Nein. Natürlich kann eine rechte Partei auf demokratischem Wege regieren und weiter als rechts gelten. Wenn man schon das Links-Rechts-Spektrum überhaupt zu Charakterisierung von Parteien nutzen möchte, dann sollte man es so tun, daß eben nicht pure Mehrheiten das Spektrum verschieben. Sonst ist es nämlich noch wertloser, als es ohnehin schon ist.
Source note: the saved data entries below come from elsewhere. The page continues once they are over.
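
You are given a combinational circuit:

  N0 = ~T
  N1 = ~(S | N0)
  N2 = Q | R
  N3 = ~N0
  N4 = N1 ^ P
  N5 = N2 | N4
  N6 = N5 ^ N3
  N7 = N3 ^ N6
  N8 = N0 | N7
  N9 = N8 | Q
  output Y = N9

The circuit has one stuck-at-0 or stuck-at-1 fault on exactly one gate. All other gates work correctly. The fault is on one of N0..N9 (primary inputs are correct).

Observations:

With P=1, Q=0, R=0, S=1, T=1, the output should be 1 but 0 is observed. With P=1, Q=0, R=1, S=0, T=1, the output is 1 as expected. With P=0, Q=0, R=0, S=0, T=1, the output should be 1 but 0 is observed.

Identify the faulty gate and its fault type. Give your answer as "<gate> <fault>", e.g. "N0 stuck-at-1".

N4 stuck-at-0

Fault-free values for test 1 (P=1, Q=0, R=0, S=1, T=1): N0=0, N1=0, N2=0, N3=1, N4=1, N5=1, N6=0, N7=1, N8=1, N9=1, giving Y=1. Observed 0.
Test 1: faults giving observed 0 are {N1 stuck-at-1, N4 stuck-at-0, N5 stuck-at-0, N6 stuck-at-1, N7 stuck-at-0, N8 stuck-at-0, N9 stuck-at-0}.
Test 2 (P=1, Q=0, R=1, S=0, T=1): fault-free N0=0, N1=1, N2=1, N3=1, N4=0, N5=1, N6=0, N7=1, N8=1, N9=1 → 1; observed 1. Eliminates N5 stuck-at-0, N6 stuck-at-1, N7 stuck-at-0, N8 stuck-at-0, N9 stuck-at-0.
Test 3 (P=0, Q=0, R=0, S=0, T=1): fault-free N0=0, N1=1, N2=0, N3=1, N4=1, N5=1, N6=0, N7=1, N8=1, N9=1 → 1; observed 0. Eliminates N1 stuck-at-1.
Only N4 stuck-at-0 is consistent with every test.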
Ich bin der erste, der dieses Bezeichnungsystem als absolut unzureichend bezeichnet. Aber man muss akzeptieren, dass die Medien und Leute es benutzen - und zwar in der von mir beschriebenen, dynamischen Weise. Das die von sozialwissenschaftlichen Begriffsverwendungen abweicht, stimmt. Aber das stimmt nach meiner Erfahrung für quasi alle sozialwissenschaftlichen Begriffe, die aus der Alltagssprache entlehnt wurden - denn letztere ist nun einmal nicht statisch.
Du meinst sicher die gerne verwendete Floskel "in der Mitte der Gesellschaft angekommen". Das hat aber nichts mit politischer Ausrichtung zu tun. Auch eine knallrechte oder -linke Partei könne dort ankommen, ohne ihr politisches Spektrum zu verändern.
Ich meine es so, wie ich es geschrieben und gelesen habe und sehr wohl auch in Kontexten, in denen es politisch gemeint war.
Also wenn die Grünen eins ganz gewiß nicht sind, dann liberal. Eine autoritärere und anti-liberalere Partei hat die deutsche Politiklandschaft momentan kaum zu bieten.
"Liberal" bedeutet ja nicht "weder rechts noch links", sondern - kurz gesagt - so permissiv wie möglich, so restriktiv wie nötig.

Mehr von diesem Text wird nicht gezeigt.